James Barber, a leader in the study of photosynthesis who was not involved in this research, called the discovery by Nocera and Kanan a "giant leap" toward generating clean, carbon-free energy on a massive scale.
"This is a major discovery with enormous implications for the future prosperity of humankind," said Barber, the Ernst Chain Professor of Biochemistry at Imperial College London. "The importance of their discovery cannot be overstated since it opens up the door for developing new technologies for energy production thus reducing our dependence for fossil fuels and addressing the global climate change problem."
Currently available electrolyzers, which split water with electricity and are often used industrially, are not suited for artificial photosynthesis because they are very expensive and require an environment that has little to do with the conditions under which photosynthesis operates.
More engineering work needs to be done to integrate the new scientific discovery into existing photovoltaic systems, but Nocera said he is confident that such systems will become a reality.
"This is just the beginning," said Nocera, principal investigator for the Solar Revolution Project funded by the Chesonis Family Foundation and co-Director of the Eni-MIT Solar Frontiers Center. "The scientific community is really going to run with this."
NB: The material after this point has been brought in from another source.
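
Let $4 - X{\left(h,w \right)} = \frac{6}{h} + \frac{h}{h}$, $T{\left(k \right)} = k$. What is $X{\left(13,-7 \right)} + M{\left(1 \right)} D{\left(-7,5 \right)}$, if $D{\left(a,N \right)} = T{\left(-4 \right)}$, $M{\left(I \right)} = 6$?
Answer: $- \frac{279}{13} \approx -21.462$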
The project is part of the MIT Energy Initiative, a program designed to help transform the global energy system to meet the needs of the future and to help build a bridge to that future by improving today's energy systems.
MITEI Director Ernest Moniz said, "This discovery in the Nocera lab demonstrates that moving up the transformation of our energy supply system to one based on renewables will depend heavily on frontier basic science."
This project was funded by the National Science Foundation and by the Chesonis Family Foundation, which gave MIT $10 million this spring to launch the Solar Revolution Project, with a goal to make the large scale deployment of solar energy within 10 years.